Tell HN: X is opening any tweet link in a webview whether you press it or not

Webview Preloading Change

  • X’s mobile app now opens any tweet’s link inside its own webview and begins loading the target page in the background as soon as you open the tweet, whether or not you tap the link.
  • Some see this as a genuine UX win: pages feel “instant” when tapped, especially for news/blog posts, with the tweet shelving smoothly at the bottom.
  • Others argue preloading is widely avoided for good reasons: it can waste bandwidth, hit paywalled/free-article quotas, and inflate “traffic” metrics to downstream sites.

Metrics, Ads, and “Fake” Traffic

  • Preloading makes it look like X is sending more traffic and improves impression/click numbers for both ads and external links, even when users never actually visit the page.
  • There’s concern this is being used to make X’s relevance and outbound traffic look stronger than it is.
  • Later in the thread, people note Substack’s CEO says that even after correcting for fake views, real traffic from X is substantially up, and an X developer claims a fix for false impressions is shipping.
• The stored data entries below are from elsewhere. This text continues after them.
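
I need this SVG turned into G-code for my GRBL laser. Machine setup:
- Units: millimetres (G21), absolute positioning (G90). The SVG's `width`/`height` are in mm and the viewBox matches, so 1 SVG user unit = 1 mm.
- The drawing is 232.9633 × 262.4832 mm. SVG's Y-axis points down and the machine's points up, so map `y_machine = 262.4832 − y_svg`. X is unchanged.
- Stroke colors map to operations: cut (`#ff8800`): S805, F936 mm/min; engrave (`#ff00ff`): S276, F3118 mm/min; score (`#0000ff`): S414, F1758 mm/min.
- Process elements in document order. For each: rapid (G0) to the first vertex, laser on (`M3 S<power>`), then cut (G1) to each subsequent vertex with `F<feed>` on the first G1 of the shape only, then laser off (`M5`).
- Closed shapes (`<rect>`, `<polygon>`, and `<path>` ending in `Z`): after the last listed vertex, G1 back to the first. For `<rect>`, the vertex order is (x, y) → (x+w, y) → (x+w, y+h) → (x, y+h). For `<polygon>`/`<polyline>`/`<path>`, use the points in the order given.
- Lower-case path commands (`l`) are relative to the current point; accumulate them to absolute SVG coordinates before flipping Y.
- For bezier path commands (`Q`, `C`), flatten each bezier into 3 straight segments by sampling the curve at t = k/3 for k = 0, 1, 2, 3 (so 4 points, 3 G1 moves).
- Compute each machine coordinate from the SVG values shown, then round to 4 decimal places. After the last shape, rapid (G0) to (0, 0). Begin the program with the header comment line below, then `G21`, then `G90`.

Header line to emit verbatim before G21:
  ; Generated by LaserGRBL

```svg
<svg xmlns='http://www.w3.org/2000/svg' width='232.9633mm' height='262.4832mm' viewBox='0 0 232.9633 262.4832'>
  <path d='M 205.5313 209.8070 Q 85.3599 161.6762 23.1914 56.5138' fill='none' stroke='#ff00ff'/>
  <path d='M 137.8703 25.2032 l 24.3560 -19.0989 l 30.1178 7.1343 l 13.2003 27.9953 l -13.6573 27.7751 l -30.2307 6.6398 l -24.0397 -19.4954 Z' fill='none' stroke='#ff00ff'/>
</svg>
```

viewBox `0 0 232.9633 262.4832` with mm width/height → 1 unit = 1 mm. Flip: y_m = 262.4832 − y_svg.

**Shape 1** — `<path>` quadratic bezier, stroke `#ff00ff` → engrave (S276, F3118). Control points (SVG): P0=(205.5313,209.8070), P1=(85.3599,161.6762), P2=(23.1914,56.5138); sampled at t=k/3. Machine vertices: (205.5313,52.6762) → (131.8618,91.1002) → (71.0818,142.1980) → (23.1914,205.9694). Open path.

**Shape 2** — `<path>` regular polygon, stroke `#ff00ff` → engrave (S276, F3118). Machine vertices: (137.8703,237.2800) → (162.2263,256.3789) → (192.3441,249.2446) → (205.5444,221.2493) → (191.8871,193.4742) → (161.6564,186.8344) → (137.6167,206.3298) → (137.8703,237.2800). Closed: final G1 returns to the first vertex.

; Generated by LaserGRBL
G21
G90
G0 X205.5313 Y52.6762
M3 S276
G1 X131.8618 Y91.1002 F3118
G1 X71.0818 Y142.1980
G1 X23.1914 Y205.9694
M5
G0 X137.8703 Y237.2800
M3 S276
G1 X162.2263 Y256.3789 F3118
G1 X192.3441 Y249.2446
G1 X205.5444 Y221.2493
G1 X191.8871 Y193.4742
G1 X161.6564 Y186.8344
G1 X137.6167 Y206.3298
G1 X137.8703 Y237.2800
M5
G0 X0.0000 Y0.0000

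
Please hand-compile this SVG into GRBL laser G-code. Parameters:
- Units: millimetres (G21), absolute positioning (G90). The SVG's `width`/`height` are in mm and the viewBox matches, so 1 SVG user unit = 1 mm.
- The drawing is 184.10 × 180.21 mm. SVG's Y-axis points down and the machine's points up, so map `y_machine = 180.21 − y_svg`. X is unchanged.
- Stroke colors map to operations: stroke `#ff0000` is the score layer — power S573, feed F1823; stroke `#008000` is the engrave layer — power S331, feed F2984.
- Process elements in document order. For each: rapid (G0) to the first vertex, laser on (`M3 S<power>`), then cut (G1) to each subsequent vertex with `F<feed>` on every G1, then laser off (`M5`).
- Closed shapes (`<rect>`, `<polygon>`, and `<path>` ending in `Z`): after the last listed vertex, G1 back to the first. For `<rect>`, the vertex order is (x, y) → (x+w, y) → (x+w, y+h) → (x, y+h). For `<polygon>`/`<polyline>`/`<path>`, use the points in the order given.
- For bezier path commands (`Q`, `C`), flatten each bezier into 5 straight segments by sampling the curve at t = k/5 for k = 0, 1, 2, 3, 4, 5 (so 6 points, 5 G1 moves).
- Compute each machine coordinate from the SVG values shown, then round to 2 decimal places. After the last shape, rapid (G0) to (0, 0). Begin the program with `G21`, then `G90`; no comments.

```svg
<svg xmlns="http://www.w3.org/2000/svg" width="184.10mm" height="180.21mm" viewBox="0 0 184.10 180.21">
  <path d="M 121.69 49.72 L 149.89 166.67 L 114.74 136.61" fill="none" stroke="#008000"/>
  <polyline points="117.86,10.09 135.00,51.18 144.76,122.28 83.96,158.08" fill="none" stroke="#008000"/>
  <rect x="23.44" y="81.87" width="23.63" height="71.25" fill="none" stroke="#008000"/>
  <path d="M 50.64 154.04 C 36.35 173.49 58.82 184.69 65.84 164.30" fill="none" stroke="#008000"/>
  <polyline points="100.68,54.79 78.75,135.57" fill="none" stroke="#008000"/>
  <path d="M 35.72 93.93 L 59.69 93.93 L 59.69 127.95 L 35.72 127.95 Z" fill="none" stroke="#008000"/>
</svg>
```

1 u = 1 mm; y_m = 180.21 − y.

[1] `<path>` open polyline, #008000→engrave S331 F2984: (121.69,130.49) → (149.89,13.54) → (114.74,43.60)

[2] `<polyline>` open polyline, #008000→engrave S331 F2984: (117.86,170.12) → (135.00,129.03) → (144.76,57.93) → (83.96,22.13)

[3] `<rect>` rectangle, #008000→engrave S331 F2984: (23.44,98.34) → (47.07,98.34) → (47.07,27.09) → (23.44,27.09) → (23.44,98.34) (closed)

[4] `<path>` cubic bezier, #008000→engrave S331 F2984: (50.64,26.17) → (46.06,15.68) → (47.80,8.28) → (53.34,5.11) → (60.19,7.28) → (65.84,15.91)

[5] `<polyline>` line segment, #008000→engrave S331 F2984: (100.68,125.42) → (78.75,44.64)

[6] `<path>` rectangle, #008000→engrave S331 F2984: (35.72,86.28) → (59.69,86.28) → (59.69,52.26) → (35.72,52.26) → (35.72,86.28) (closed)

G21
G90
G0 X121.69 Y130.49
M3 S331
G1 X149.89 Y13.54 F2984
G1 X114.74 Y43.60 F2984
M5
G0 X117.86 Y170.12
M3 S331
G1 X135.00 Y129.03 F2984
G1 X144.76 Y57.93 F2984
G1 X83.96 Y22.13 F2984
M5
G0 X23.44 Y98.34
M3 S331
G1 X47.07 Y98.34 F2984
G1 X47.07 Y27.09 F2984
G1 X23.44 Y27.09 F2984
G1 X23.44 Y98.34 F2984
M5
G0 X50.64 Y26.17
M3 S331
G1 X46.06 Y15.68 F2984
G1 X47.80 Y8.28 F2984
G1 X53.34 Y5.11 F2984
G1 X60.19 Y7.28 F2984
G1 X65.84 Y15.91 F2984
M5
G0 X100.68 Y125.42
M3 S331
G1 X78.75 Y44.64 F2984
M5
G0 X35.72 Y86.28
M3 S331
G1 X59.69 Y86.28 F2984
G1 X59.69 Y52.26 F2984
G1 X35.72 Y52.26 F2984
G1 X35.72 Y86.28 F2984
M5
G0 X0.00 Y0.00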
Security, Privacy, and Webviews

  • Many users dislike in-app webviews in general:
    • They bypass browser ad/content blockers, password managers, and saved sessions.
    • App owners can inject JavaScript, track navigation, and potentially capture credentials.
    • Past examples (e.g., TikTok, Meta) make people assume worst‑case data harvesting.
  • Some note this is structurally similar to an “open redirect” risk: the app is silently causing the user’s device to make requests to arbitrary third-party sites.

General UX and “Dark Pattern” Complaints

  • X is described as increasingly broken for logged-out users and fragile even for logged-in ones (errors, missing threads, quote tweets not loading).
  • The app reportedly treats ad taps as clicks on minimal contact, unlike normal posts, which is seen as intentionally juicing ad CTR.
  • In-app browsers in many apps (X, Instagram, Facebook, Slack/Teams PDF viewers, etc.) are widely criticized as confusing, hard to escape, and worse than real browsers.

Broader Platform & Musk Debates

  • Large portions of the thread spiral into recurring debates:
    • Whether X is now a “Nazi bar” vs. a uniquely “free speech” platform.
    • Pre‑ vs. post‑Musk censorship (Twitter Files, government jawboning, bans of left vs right).
    • Whether X is trying to become a WeChat‑style “everything app” with payments and mini‑apps.
  • Many say they’ve left X over toxicity, ragebait, and engagement farming; others stay for AI/ML communities, real‑time info, and lack of equally effective alternatives (Bluesky, Mastodon, Threads, RSS all mentioned, each with tradeoffs).